Still, Dr. Barry Kipperman, a boarded internist practicing in Dublin, Calif., reports being “offended and disappointed” by the rules governing entry into ACAW.
“To start the process by forcing people to sign off on the principles does not reek of compromise,” Kipperman says. “It reeks of this is our way, and sign off if you want to join our club. There are people on my side of the ledger that consider killing animals for food and recreation, particularly in partnership with a statement on welfare, to be an oxymoron. If that puts me on the wacko edge of being a veterinarian, so be it, but I doubt I'm the only one with a veterinary degree who feels this way.
“The AVMA is notorious for being a politically inbred institution,” he adds. “This requirement will exclude some very knowledgeable, passionate people.”
One of them could be Dr. Wendy Koch, who works in animal welfare enforcement with the United States Department of Agriculture's Animal and Plant Health Inspection Agency. In an e-mail to the VIN News Service, she describes animal welfare as a lifelong interest and supports the AVMA welfare principles.

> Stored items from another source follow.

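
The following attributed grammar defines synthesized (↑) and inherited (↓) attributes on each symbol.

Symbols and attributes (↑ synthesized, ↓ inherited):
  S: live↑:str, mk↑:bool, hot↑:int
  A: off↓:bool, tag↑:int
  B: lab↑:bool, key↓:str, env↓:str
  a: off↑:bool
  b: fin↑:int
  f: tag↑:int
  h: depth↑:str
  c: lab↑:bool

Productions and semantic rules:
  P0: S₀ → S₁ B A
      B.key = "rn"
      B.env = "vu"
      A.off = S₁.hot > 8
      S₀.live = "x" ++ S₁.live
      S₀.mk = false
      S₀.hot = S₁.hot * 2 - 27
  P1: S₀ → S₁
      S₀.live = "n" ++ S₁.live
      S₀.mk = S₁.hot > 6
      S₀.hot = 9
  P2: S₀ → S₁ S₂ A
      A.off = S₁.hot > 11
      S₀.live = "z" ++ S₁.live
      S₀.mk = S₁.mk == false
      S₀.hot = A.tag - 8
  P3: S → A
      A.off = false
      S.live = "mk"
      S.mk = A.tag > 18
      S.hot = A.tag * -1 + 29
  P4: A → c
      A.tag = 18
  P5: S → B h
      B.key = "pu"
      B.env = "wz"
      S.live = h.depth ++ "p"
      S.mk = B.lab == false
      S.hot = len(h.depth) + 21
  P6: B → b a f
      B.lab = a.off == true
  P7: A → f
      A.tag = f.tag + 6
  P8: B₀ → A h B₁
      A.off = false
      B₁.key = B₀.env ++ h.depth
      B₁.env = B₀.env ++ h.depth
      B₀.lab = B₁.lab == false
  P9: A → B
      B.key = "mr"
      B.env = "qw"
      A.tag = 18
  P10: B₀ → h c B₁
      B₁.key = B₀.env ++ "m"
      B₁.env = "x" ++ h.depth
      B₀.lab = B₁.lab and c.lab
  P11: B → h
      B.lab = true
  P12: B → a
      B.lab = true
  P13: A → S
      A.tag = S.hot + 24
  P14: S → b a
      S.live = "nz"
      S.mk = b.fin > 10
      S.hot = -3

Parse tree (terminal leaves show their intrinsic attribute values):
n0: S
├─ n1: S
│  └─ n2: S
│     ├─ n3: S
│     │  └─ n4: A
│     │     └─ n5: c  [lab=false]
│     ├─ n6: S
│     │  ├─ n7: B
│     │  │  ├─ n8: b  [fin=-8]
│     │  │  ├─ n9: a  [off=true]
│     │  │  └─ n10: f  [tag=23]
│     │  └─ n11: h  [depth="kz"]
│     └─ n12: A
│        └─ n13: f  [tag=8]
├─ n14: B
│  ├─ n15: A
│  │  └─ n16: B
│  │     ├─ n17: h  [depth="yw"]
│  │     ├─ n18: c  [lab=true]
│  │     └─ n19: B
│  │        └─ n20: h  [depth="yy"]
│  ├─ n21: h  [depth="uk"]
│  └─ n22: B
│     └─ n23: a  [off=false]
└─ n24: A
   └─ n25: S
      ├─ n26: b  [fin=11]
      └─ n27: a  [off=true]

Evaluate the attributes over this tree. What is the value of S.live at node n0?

1. n4.off = false  [false]
2. n5.lab = false  [terminal]
3. n4.tag = 18  [18]
4. n3.live = "mk"  ["mk"]
5. n3.mk = false  [A.tag > 18]
6. n3.hot = 11  [A.tag * -1 + 29]
7. n7.key = "pu"  ["pu"]
8. n7.env = "wz"  ["wz"]
9. n8.fin = -8  [terminal]
10. n9.off = true  [terminal]
11. n10.tag = 23  [terminal]
12. n7.lab = true  [a.off == true]
13. n11.depth = "kz"  [terminal]
14. n6.live = "kzp"  [h.depth ++ "p"]
15. n6.mk = false  [B.lab == false]
16. n6.hot = 23  [len(h.depth) + 21]
17. n12.off = false  [S₁.hot > 11]
18. n13.tag = 8  [terminal]
19. n12.tag = 14  [f.tag + 6]
20. n2.live = "zmk"  ["z" ++ S₁.live]
21. n2.mk = true  [S₁.mk == false]
22. n2.hot = 6  [A.tag - 8]
23. n1.live = "nzmk"  ["n" ++ S₁.live]
24. n1.mk = false  [S₁.hot > 6]
25. n1.hot = 9  [9]
26. n14.key = "rn"  ["rn"]
27. n14.env = "vu"  ["vu"]
28. n15.off = false  [false]
29. n16.key = "mr"  ["mr"]
30. n16.env = "qw"  ["qw"]
31. n17.depth = "yw"  [terminal]
32. n18.lab = true  [terminal]
33. n19.key = "qwm"  [B₀.env ++ "m"]
34. n19.env = "xyw"  ["x" ++ h.depth]
35. n20.depth = "yy"  [terminal]
36. n19.lab = true  [true]
37. n16.lab = true  [B₁.lab and c.lab]
38. n15.tag = 18  [18]
39. n21.depth = "uk"  [terminal]
40. n22.key = "vuuk"  [B₀.env ++ h.depth]
41. n22.env = "vuuk"  [B₀.env ++ h.depth]
42. n23.off = false  [terminal]
43. n22.lab = true  [true]
44. n14.lab = false  [B₁.lab == false]
45. n24.off = true  [S₁.hot > 8]
46. n26.fin = 11  [terminal]
47. n27.off = true  [terminal]
48. n25.live = "nz"  ["nz"]
49. n25.mk = true  [b.fin > 10]
50. n25.hot = -3  [-3]
51. n24.tag = 21  [S.hot + 24]
52. n0.live = "xnzmk"  ["x" ++ S₁.live]
53. n0.mk = false  [false]
54. n0.hot = -9  [S₁.hot * 2 - 27]

"xnzmk"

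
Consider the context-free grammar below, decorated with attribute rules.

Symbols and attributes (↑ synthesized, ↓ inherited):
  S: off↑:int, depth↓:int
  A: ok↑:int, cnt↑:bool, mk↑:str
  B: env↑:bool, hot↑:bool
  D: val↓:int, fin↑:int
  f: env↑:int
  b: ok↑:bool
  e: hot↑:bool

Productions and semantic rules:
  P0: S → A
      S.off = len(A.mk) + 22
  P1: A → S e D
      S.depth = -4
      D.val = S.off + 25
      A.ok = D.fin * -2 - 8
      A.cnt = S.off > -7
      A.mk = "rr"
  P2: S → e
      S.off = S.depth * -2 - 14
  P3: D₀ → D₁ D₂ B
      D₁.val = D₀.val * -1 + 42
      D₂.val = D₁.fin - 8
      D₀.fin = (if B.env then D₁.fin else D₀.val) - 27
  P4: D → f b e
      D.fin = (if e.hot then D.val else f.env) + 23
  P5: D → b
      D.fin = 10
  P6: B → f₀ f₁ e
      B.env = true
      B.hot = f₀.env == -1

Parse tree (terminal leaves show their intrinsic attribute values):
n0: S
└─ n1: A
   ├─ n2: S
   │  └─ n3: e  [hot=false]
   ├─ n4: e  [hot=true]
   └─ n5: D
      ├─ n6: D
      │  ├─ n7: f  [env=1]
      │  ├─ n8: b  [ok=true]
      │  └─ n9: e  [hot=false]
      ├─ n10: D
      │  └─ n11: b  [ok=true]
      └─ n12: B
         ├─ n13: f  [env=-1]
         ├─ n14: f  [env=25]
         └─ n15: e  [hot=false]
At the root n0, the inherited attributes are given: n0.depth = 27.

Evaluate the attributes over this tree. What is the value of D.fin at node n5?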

Yet she considers ACAW's requirement that its members sign the document "extremely inappropriate" considering the principles are based on ethics as well as science.
"I find it hard to believe that the organizing committee has thought through the ramifications of this requirement. It reminds me of the Pope's response to Galileo — you will think as I tell you to or else. ... There are perfectly legitimate experts in the animal welfare field who would have a problem signing off on the AVMA principles, and excluding them is, in fact, nothing but thought policing."